With our community’s feedback in hand, we focused on designing the top-voted features. As the design progressed, their input continued to shape our decisions. Here are some notable insights:

  • Symptom tracker and conversation support (for Advance Care Planning) were the highest-rated solutions by healthcare providers. While caregivers recognized the importance of supporting conversations about care recipients’ values and wishes, they felt that Conversation Support should be a complementary feature, introduced once core needs were addressed.
  • The medicine tracker was highly requested, in line with the top 4 features, but, due to the complexity of medicine scheduling, it was excluded from the first product build.
  • Care contacts was recommended by a palliative care nurse and former family caregiver in the early stages and later highly rated by others in similar roles.

These features weren’t just informed by user feedback—they were co-created with users, ensuring relevance and usability.

A product that reflects our community

By taking a collaborative approach, we designed a solution that doesn’t just solve problems—it solves the right ones.
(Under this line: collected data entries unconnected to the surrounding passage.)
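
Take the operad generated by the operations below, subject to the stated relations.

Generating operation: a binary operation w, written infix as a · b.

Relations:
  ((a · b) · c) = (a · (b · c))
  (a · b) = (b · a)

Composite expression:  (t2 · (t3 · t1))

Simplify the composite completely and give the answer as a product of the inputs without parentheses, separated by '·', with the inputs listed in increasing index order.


t1 · t2 · t3

Shape and order are irrelevant to w; the t-input set decides.
(t3 · t1) linearizes to t3 · t1
(t2 · (t3 · t1)) linearizes to t2 · t3 · t1
putting the inputs in ascending order: t1 · t2 · t3


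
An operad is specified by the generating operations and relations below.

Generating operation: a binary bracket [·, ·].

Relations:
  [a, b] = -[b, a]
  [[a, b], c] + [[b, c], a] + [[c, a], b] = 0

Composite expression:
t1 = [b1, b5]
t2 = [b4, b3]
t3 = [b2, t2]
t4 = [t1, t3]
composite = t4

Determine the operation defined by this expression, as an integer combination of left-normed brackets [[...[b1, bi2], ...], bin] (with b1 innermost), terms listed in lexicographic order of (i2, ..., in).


-[[[[b1, b5], b2], b3], b4] + [[[[b1, b5], b2], b4], b3] + [[[[b1, b5], b3], b4], b2] - [[[[b1, b5], b4], b3], b2]

Left-normed coefficients sit on the b1-initial expansion words.
Composite bracket: [[b1, b5], [b2, [b4, b3]]]
Applying ab - ba throughout gives 16 signed words (2^4 = 16).
Words beginning with b1 determine it all:
  the word b1b5b2b3b4 carries sign -1 and contributes -[[[[b1, b5], b2], b3], b4]
  the word b1b5b2b4b3 carries sign +1 and contributes +[[[[b1, b5], b2], b4], b3]
  the word b1b5b3b4b2 carries sign +1 and contributes +[[[[b1, b5], b3], b4], b2]
  the word b1b5b4b3b2 carries sign -1 and contributes -[[[[b1, b5], b4], b3], b2]


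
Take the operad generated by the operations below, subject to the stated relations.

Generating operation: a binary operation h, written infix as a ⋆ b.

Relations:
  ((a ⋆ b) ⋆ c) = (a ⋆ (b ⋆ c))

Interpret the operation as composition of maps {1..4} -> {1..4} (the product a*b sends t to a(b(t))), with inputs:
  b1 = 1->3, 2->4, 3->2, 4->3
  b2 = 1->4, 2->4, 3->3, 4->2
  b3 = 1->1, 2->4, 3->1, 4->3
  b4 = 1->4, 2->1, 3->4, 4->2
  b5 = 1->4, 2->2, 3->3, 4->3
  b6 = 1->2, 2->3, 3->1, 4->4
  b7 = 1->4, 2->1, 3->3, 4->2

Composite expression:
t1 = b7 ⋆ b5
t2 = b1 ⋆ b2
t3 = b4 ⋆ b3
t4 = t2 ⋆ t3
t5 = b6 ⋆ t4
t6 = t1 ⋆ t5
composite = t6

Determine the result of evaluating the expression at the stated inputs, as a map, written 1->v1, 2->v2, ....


1->3, 2->2, 3->3, 4->3

(b7 ⋆ b5) = 1->2, 2->1, 3->3, 4->3
(b1 ⋆ b2) = 1->3, 2->3, 3->2, 4->4
(b4 ⋆ b3) = 1->4, 2->2, 3->4, 4->4
((b1 ⋆ b2) ⋆ (b4 ⋆ b3)) = 1->4, 2->3, 3->4, 4->4
(b6 ⋆ ((b1 ⋆ b2) ⋆ (b4 ⋆ b3))) = 1->4, 2->1, 3->4, 4->4
((b7 ⋆ b5) ⋆ (b6 ⋆ ((b1 ⋆ b2) ⋆ (b4 ⋆ b3)))) = 1->3, 2->2, 3->3, 4->3


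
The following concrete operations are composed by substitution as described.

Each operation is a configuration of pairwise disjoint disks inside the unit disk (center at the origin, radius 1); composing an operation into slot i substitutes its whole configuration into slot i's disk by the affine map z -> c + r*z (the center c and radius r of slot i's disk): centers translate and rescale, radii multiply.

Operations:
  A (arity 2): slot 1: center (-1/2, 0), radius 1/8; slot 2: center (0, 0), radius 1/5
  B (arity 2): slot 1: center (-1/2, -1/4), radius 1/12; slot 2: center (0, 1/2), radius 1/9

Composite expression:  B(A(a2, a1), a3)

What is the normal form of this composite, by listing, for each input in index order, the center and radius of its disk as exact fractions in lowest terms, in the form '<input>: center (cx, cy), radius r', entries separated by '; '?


a1: center (-1/2, -1/4), radius 1/60; a2: center (-13/24, -1/4), radius 1/96; a3: center (0, 1/2), radius 1/9

Nesting under B composes maps z -> c + r*z down each a-path.
tracing a2 down its 2-map path: center (-13/24, -1/4), radius 1/96
tracing a1 down its 2-map path: center (-1/2, -1/4), radius 1/60
tracing a3 down its 1-map path: center (0, 1/2), radius 1/9


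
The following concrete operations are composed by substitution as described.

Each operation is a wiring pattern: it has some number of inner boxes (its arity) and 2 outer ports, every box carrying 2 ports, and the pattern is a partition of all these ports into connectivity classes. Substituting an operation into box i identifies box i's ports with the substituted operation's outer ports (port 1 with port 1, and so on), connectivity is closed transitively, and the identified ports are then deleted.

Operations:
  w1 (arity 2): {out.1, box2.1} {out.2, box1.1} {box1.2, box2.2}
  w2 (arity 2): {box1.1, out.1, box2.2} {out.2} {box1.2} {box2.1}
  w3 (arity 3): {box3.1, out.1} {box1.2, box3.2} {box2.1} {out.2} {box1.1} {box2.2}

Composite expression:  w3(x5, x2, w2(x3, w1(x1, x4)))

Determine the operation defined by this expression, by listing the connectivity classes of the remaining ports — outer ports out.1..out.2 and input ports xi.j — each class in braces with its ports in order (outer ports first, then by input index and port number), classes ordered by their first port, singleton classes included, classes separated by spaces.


{out.1, x1.1, x3.1} {out.2} {x1.2, x4.2} {x2.1} {x2.2} {x3.2} {x4.1} {x5.1} {x5.2}

After gluing at w3, chains via deleted ports link the x-ports.
w1 over (x1, x4) gives {out.1, x4.1} {out.2, x1.1} {x1.2, x4.2}, out.j being that stage's outer ports
w2 over (x3, x1, x4) gives {out.1, x1.1, x3.1} {out.2} {x1.2, x4.2} {x3.2} {x4.1}, out.j being that stage's outer ports
w3 over (x5, x2, x3, x1, x4) gives {out.1, x1.1, x3.1} {out.2} {x1.2, x4.2} {x2.1} {x2.2} {x3.2} {x4.1} {x5.1} {x5.2}, out.j being that stage's outer ports


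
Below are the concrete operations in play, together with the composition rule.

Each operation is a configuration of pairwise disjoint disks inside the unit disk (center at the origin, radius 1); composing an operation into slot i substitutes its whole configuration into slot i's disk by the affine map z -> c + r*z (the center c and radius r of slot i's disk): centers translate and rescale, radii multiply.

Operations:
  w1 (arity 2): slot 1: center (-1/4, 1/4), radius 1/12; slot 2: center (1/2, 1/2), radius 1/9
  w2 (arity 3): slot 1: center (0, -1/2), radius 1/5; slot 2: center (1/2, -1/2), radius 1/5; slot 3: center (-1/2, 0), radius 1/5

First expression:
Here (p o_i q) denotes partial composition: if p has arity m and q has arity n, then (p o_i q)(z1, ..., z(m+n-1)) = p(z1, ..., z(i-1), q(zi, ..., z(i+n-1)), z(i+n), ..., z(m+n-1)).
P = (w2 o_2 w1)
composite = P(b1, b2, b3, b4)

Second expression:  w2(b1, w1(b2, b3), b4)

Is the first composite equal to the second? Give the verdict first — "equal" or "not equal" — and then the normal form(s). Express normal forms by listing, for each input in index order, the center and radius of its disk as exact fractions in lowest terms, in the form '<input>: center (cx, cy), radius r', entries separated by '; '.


Reducing the first expression gives b1: center (0, -1/2), radius 1/5; b2: center (9/20, -9/20), radius 1/60; b3: center (3/5, -2/5), radius 1/45; b4: center (-1/2, 0), radius 1/5
Reducing the second expression gives b1: center (0, -1/2), radius 1/5; b2: center (9/20, -9/20), radius 1/60; b3: center (3/5, -2/5), radius 1/45; b4: center (-1/2, 0), radius 1/5
The normal forms match — equal.

equal; both compose to b1: center (0, -1/2), radius 1/5; b2: center (9/20, -9/20), radius 1/60; b3: center (3/5, -2/5), radius 1/45; b4: center (-1/2, 0), radius 1/5


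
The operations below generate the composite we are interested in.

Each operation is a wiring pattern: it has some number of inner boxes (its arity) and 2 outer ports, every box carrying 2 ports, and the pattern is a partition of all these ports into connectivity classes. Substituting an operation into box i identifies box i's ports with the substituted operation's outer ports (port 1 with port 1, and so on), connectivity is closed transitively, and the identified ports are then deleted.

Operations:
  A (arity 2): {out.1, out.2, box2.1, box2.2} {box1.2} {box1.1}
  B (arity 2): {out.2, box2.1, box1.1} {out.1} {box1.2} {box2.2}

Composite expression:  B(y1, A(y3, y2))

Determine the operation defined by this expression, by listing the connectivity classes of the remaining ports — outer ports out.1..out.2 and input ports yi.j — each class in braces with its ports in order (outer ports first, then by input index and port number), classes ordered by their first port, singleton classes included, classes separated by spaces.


{out.1} {out.2, y1.1, y2.1, y2.2} {y1.2} {y3.1} {y3.2}

Reachability decides: close wires over B-identified ports.
A over (y3, y2) gives {out.1, out.2, y2.1, y2.2} {y3.1} {y3.2}, out.j being that stage's outer ports
B over (y1, y3, y2) gives {out.1} {out.2, y1.1, y2.1, y2.2} {y1.2} {y3.1} {y3.2}, out.j being that stage's outer ports


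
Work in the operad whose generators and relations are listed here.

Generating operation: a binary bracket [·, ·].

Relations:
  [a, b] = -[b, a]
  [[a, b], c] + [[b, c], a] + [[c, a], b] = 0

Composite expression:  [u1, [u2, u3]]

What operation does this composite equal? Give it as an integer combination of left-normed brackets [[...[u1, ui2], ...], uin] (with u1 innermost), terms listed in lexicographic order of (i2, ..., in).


Expand each bracket as ab - ba; the u1-initial words give the coefficients.
Composite bracket: [u1, [u2, u3]]
Applying ab - ba throughout gives 4 signed words (2^2 = 4).
The u1-initial words carry the normal form:
  from u1u2u3, sign +1: term +[[u1, u2], u3]
  from u1u3u2, sign -1: term -[[u1, u3], u2]

[[u1, u2], u3] - [[u1, u3], u2]


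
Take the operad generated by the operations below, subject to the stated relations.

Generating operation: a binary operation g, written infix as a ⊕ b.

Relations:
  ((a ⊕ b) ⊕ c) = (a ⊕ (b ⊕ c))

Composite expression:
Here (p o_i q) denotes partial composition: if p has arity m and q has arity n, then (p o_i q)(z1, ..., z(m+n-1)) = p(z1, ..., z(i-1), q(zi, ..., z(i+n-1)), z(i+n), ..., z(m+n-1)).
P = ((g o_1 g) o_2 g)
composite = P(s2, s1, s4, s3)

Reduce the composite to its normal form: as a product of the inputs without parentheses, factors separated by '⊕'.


Key point: g is associative — brackets drop, the s-order remains.
(s1 ⊕ s4) unparenthesizes to s1 ⊕ s4
(s2 ⊕ (s1 ⊕ s4)) unparenthesizes to s2 ⊕ s1 ⊕ s4
((s2 ⊕ (s1 ⊕ s4)) ⊕ s3) unparenthesizes to s2 ⊕ s1 ⊕ s4 ⊕ s3

s2 ⊕ s1 ⊕ s4 ⊕ s3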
We truly believe that the best solutions are co-created with the people they’re designed to serve. User feedback isn’t just a phase of development; it’s a philosophy that drives every decision.

We believe that the best solutions come from collaboration with the people they’re meant to serve. For us, user feedback isn’t just a step in development; it’s the guiding principle behind every decision we make.

As we continue to evolve and grow, this commitment to user feedback will remain at the heart of what we do. After all, the people who use our app are the ones who inspire us to make it better every day.